You’re running a virtual launch (soft roll-out) of a new fitness tracker product to US+CA users from 2025-08-10 to 2025-08-24 with a 50/50 user-level split (Control vs Variant B). A coordinated marketing push (email + paid + influencers) overlaps the test week, causing contamination and uneven exposure. Data quality quirks emerged: (a) sample ratio is 52:48, not 50:50; (b) purchase events on iOS were dropped for the first 48 hours (2025-08-10 to 2025-08-11); (c) a bug on 2025-08-18 caused an unusual spike in refunds. Pre-period baselines: DAU in eligible geos ≈ 200k; 14-day purchase conversion = 6%; ARPU = $2.20; refund rate = 3% of revenue. Marketing platform logs include user-level ad impressions and email sends.

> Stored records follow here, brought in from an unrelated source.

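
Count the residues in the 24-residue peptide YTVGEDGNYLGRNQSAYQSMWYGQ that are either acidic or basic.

Acidic: D, E. Basic: H, K, R.
Acidic residues here: E5, D6 (2).
Basic residues here: R12 (1).
The two groups share no amino acid, so total = 2 + 1 = 3.

3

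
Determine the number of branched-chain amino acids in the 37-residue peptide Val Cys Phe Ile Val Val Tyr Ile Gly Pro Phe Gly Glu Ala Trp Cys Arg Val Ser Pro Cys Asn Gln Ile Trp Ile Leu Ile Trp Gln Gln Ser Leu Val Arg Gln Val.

The BCAAs are Val, Leu, and Ile — aliphatic side chains with a branch point.
Matching residues: Val1, Ile4, Val5, Val6, Ile8, Val18, Ile24, Ile26, Leu27, Ile28, Leu33, Val34, Val37.

13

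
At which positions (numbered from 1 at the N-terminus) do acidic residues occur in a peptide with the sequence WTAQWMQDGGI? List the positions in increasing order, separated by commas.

8

Only D (aspartate) and E (glutamate) carry a side-chain carboxylic acid.
Matching residues: D8.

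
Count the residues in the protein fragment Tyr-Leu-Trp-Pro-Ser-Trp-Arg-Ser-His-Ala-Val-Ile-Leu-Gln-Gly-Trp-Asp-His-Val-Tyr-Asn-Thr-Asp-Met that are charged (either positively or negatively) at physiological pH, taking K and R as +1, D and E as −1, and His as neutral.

3

Charged side chains at pH ~7.4: K, R (positive); D, E (negative).
Matching residues: Arg7, Asp17, Asp23.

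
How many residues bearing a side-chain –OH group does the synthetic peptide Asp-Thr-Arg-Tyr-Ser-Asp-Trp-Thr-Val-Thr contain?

S, T, and Y are the three residues with a side-chain hydroxyl.
Matching residues: Thr2, Tyr4, Ser5, Thr8, Thr10.

5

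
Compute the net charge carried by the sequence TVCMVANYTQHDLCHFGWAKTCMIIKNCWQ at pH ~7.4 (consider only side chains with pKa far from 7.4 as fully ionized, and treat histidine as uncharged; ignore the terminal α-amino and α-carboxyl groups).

The side chains ionized at physiological pH are Lys/Arg (+1) and Asp/Glu (−1); with His treated as neutral, nothing else contributes.
Positive (K, R): K20, K26 → +2.
Negative (D, E): D12 → −1.
Net charge = (+2) + (−1) = +1.

+1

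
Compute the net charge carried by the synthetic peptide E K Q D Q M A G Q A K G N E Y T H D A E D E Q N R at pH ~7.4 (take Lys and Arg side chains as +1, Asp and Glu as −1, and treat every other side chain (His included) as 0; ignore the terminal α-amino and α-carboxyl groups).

Positive (K, R): K2, K11, R25 → +3.
Negative (D, E): E1, D4, E14, D18, E20, D21, E22 → −7.
Net charge = (+3) + (−7) = −4.

-4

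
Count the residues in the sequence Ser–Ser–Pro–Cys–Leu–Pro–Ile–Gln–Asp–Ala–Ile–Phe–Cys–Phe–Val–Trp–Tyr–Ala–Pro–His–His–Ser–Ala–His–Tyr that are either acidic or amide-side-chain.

2

Acidic: D, E. Amide-side-chain: N, Q.
Acidic residues here: Asp9 (1).
Amide-side-chain residues here: Gln8 (1).
The two groups share no amino acid, so total = 1 + 1 = 2.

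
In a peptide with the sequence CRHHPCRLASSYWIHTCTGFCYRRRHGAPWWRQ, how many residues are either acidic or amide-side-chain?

Acidic: D, E. Amide-side-chain: N, Q.
Acidic residues here: none (0).
Amide-side-chain residues here: Q33 (1).
The two groups share no amino acid, so total = 0 + 1 = 1.

1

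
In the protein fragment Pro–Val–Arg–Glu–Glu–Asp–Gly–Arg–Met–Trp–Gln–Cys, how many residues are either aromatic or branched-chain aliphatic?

2

Aromatic: F, W, Y. Branched-chain aliphatic: I, L, V.
Aromatic residues here: Trp10 (1).
Branched-chain aliphatic residues here: Val2 (1).
The two groups share no amino acid, so total = 1 + 1 = 2.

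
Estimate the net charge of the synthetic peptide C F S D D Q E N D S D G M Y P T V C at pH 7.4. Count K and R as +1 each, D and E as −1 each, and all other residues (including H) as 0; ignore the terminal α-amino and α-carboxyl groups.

-5

Positive (K, R): none → +0.
Negative (D, E): D4, D5, E7, D9, D11 → −5.
Net charge = (+0) + (−5) = −5.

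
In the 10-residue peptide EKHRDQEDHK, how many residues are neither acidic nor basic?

1

Acidic: D, E. Basic: K, R, H. All other residues are neither.
Matching residues: Q6.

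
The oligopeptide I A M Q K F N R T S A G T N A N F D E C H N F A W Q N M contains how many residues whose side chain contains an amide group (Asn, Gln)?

7

Matching residues: Q4, N7, N14, N16, N22, Q26, N27.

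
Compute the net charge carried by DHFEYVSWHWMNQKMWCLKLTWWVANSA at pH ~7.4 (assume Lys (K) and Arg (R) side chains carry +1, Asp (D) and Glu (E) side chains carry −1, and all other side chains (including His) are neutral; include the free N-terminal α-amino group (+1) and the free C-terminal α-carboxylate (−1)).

0

Positive (K, R): K14, K19 → +2.
Negative (D, E): D1, E4 → −2.
The N-terminus (+1) and C-terminus (−1) cancel.
Net charge = (+2) + (−2) = 0.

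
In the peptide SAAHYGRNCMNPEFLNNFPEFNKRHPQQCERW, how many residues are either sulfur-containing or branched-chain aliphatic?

Sulfur-containing: C, M. Branched-chain aliphatic: I, L, V.
Sulfur-containing residues here: C9, M10, C29 (3).
Branched-chain aliphatic residues here: L15 (1).
The two groups share no amino acid, so total = 3 + 1 = 4.

4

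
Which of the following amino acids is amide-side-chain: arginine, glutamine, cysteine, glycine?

Asparagine (N) and glutamine (Q) have uncharged amide side chains.
Of the listed options, only glutamine belongs to this group.

glutamine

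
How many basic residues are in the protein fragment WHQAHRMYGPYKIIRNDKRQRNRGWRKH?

12

K, R, and H are the three residues with basic side chains (ε-amine, guanidinium, and imidazole respectively).
Matching residues: H2, H5, R6, K12, R15, K18, R19, R21, R23, R26, K27, H28.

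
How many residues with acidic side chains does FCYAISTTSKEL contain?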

Design a rigorous analysis plan and decision framework that addresses the messy data and marketing confounds:
-
Randomization & exposure: What unit (user, device, geo, or hybrid) and exposure rule would you choose to minimize contamination and noncompliance? How would you handle users who see ads but never get randomized, or who cross over variants across platforms?
-
Metrics: Define a primary success metric and at least 3 guardrails (e.g., refund rate, complaint rate, latency, churn). Specify how each is computed, including windows (e.g., 14-day from first exposure) and exclusion rules.
-
Validity checks: Describe specific diagnostics for SRM, missing instrumentation, novelty effects, and day-of-week seasonality. For each, state the statistical test or threshold you’ll use and what actions you’d take if it fails.
-
Bias mitigation: Propose a concrete approach to adjust for the concurrent marketing push (e.g., geo diff-in-diff with ad intensity as a covariate, CUPED with pre-period spend or engagement, inverse propensity weighting using ad impression propensity). Justify trade-offs among these methods.
-
Power & duration: With baseline 6% conversion, 50/50 split, α=0.05 two-sided, 80% power, and 14-day conversion window, compute the minimum detectable relative lift if you can expose ≈ 2.8M eligible users over the test (assume independence and a binomial variance). Is the test adequately powered? If not, propose changes.
-
Decision under messiness: Suppose after your adjustments the estimated lift in 14-day conversion is +3.5% (95% CI: −0.5%, +7.5%), ARPU is +1.2%, and refund rate increases by +1.1pp. Would you recommend launch, guardrail-triggered rollback, or extended test? State the exact thresholds that drive your decision and how you’d communicate the trade-offs to marketing and product.